Monday, February 08, 2010

My Wife the Socialist?

I was slightly amused to find my beloved wife Marjorie reading articles on World Socialist Web Site. Not that there is anything wrong with a socialist view of life. I grew up with it, taking universal health care and free schooling for granted. In Scandinavia, even the conservatives are further left than any of our liberals. Marjorie remarked how sensible most of the articles she read were. Of course they are. When the Greenback stops being your God and you care about your fellow humans, it all makes perfect sense. Wasn't Jesus a socialist, or some would even say, a religious communist? We had a strong socialist movement between the two wars, with powerful unions. Then WW II happened and it was followed by the Cold War almost immediately. Having anti-capitalistic thoughts or ideas meant that one was a traitor. Although socialism was never outlawed, the anti-Soviet sentiment was understandably high and it was easy to be labeled a communist and have one's career ruined for good. McCarthy's ideas survived a lot longer than his political career. Somehow I feel we would be better off today if In Money We Trust would never have become our motto. Applying for my visas to the US as a student and later to emigrate, one of the questions was Have you or any of your family members ever been a member of a Communist Party? I don't know if such questions still exist.

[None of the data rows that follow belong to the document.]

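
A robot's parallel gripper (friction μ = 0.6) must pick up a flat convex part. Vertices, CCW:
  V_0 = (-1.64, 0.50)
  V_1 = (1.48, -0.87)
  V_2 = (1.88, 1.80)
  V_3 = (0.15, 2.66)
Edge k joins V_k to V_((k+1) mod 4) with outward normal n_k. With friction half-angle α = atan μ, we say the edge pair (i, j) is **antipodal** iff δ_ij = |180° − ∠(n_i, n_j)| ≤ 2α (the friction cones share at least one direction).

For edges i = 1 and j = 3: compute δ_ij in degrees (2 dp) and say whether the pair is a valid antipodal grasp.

α = atan 0.6 = 30.96°;  2α = 61.93°
edge 1: e_1 = (+0.40, +2.67);  n_1 = (+0.9890, -0.1482)
edge 3: e_3 = (-1.79, -2.16);  n_3 = (-0.7700, +0.6381)
∠(n_1, n_3) = 148.87°
δ = |180° − 148.87°| = 31.13°
31.13° ≤ 2α = 61.93°  →  valid

δ = 31.13°, valid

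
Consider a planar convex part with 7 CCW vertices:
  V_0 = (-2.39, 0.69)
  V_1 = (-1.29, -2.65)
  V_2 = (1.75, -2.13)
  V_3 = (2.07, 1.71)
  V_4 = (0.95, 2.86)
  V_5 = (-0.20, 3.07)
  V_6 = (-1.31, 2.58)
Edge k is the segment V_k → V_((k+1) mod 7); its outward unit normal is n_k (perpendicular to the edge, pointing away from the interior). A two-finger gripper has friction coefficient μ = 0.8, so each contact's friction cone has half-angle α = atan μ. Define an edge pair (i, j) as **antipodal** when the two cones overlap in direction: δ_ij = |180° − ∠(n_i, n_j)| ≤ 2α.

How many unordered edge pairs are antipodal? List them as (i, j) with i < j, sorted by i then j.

α = atan 0.8 = 38.66°;  2α = 77.32°
n_0 = (-0.9498, -0.3128)
n_1 = (+0.1686, -0.9857)
n_2 = (+0.9965, -0.0830)
n_3 = (+0.7164, +0.6977)
n_4 = (+0.1796, +0.9837)
n_5 = (-0.4038, +0.9148)
n_6 = (-0.8682, +0.4961)
  (0,1): δ = 98.52°  ·
  (0,2): δ = 22.99°  ✓
  (0,3): δ = 26.01°  ✓
  (0,4): δ = 61.42°  ✓
  (0,5): δ = 95.59°  ·
  (0,6): δ = 132.03°  ·
  (1,2): δ = 104.47°  ·
  (1,3): δ = 55.46°  ✓
  (1,4): δ = 20.06°  ✓
  (1,5): δ = 14.11°  ✓
  (1,6): δ = 50.55°  ✓
  (2,3): δ = 130.99°  ·
  (2,4): δ = 95.59°  ·
  (2,5): δ = 61.42°  ✓
  (2,6): δ = 24.98°  ✓
  (3,4): δ = 144.59°  ·
  (3,5): δ = 110.42°  ·
  (3,6): δ = 73.99°  ✓
  (4,5): δ = 145.83°  ·
  (4,6): δ = 109.40°  ·
  (5,6): δ = 143.56°  ·
antipodal pairs: 10

count = 10; pairs: (0,2), (0,3), (0,4), (1,3), (1,4), (1,5), (1,6), (2,5), (2,6), (3,6)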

I found two articles my wife had printed out, both talking about the arts, but written a year apart. They make perfect sense and don't sound the least bit political to me, other than pointing out how American style capitalism has failed the arts. The newer one, Major symphony orchestras in US face funding crisis and the other from a year ago, Massive cutbacks in arts funding by US companies, governments both are well researched and written, strictly sticking to the facts. Most media coverage today, no different from yesterday, seems to have an agenda. Much of the coverage today exists only online and it is unlikely, that a person who is directly involved in a field such as music, would accidentally read these utterances. Printed word still seems to carry more weight, although less and less every day. Gone are the days when a newspaper could give something a stamp of approval or disapproval and it would actually sway the public opinion. On the contrary, praise in the media is viewed as something fishy and people rush to see movies and read books that have been banned by the critics. 

Often one wonders about music critics' intentions. Last year at some point a NY Times review was very negative about their local orchestra's principal horn's performance as if he should be replaced because of this bad write-up. Then other critics for the same publications rushed to praise the same fellow, as if to say Don't you dare touch him. Just recently the paper gave a glowing review to the Chicago Symphony and many of its individual principals but again picked on their solo horn. The French horn is a tricky instrument and even normally wonderful players can sound awful at times. Perhaps the paper should send its reviewers to the provinces to hear how hideously a has-been can sound. Age is not kind to brass players, either, and it shows quite easily with musicians tooting their horns and trumpets.

Newspapers have had to downsize and art coverage has been one of its first victims. This is not surprising as such a tiny percentage of Americans care about the arts. Critics have been fired or bought out. This often has been for the better as these deaf-and-dumb people knew next to nothing of what they were writing about. Sometimes a review would be written in advance: I particularly remember a flautist being praised in print to high heavens by his good friend the mighty critic. Too bad he had fallen ill and wasn't playing the concert. As these people are purposeless today and no one is going to hire them, they may start writing for a blog, churning out the same biased nonsense as before. But one has to go to a blog to find it. In a paper a reader might accidentally bump into an art review while looking for the business or sports pages. No such luck online. A blog or someone's home pages are only interesting if they are about a wide range of topics and have thought-provoking content. A pink-slipped critic's writing skills don't add up to much and any reader, perhaps at first a regular, will soon see through an agenda and quit visiting the pages, especially if donations are asked in order for the blog or similar venue to stay alive.

Usually local art blogs praise the event being "reviewed", to please the people involved, thinking that brown-nosing will work both ways, even long-term. A couple days ago I was sent a link to a different kind of a local blog. At least the writer was at some point a well-respected professional, so his opinions carry some weight. A local organization specializing in vocal cord activity may not be very pleased as the writer was not particularly happy about a high-school budget musical production of a Mr. Green whose works they are specializing in this year. Break your piggy-bank in the summer and there won't be much left for the winter. But controversy is good: niceties don't advance any cause. The organization in question prefers using very zaftig singers on stage, perhaps so that the old folks with poor eyesight can see them from a distance of a quarter mile. This at the time when the Met and European opera houses prefer eye candy, as with high definition cameras zooming in, looks do matter. No cameras locally and no weight limit either. May be this setup is a blessing as the oversized singers can find work here and Musical Models can stay in the big cities.

Another sad sign of the times: a landmark violin shop in Philadelphia has closed its doors. Moennig & Son was rightfully famous and will be sorely missed after serving us fiddlers for over a hundred years.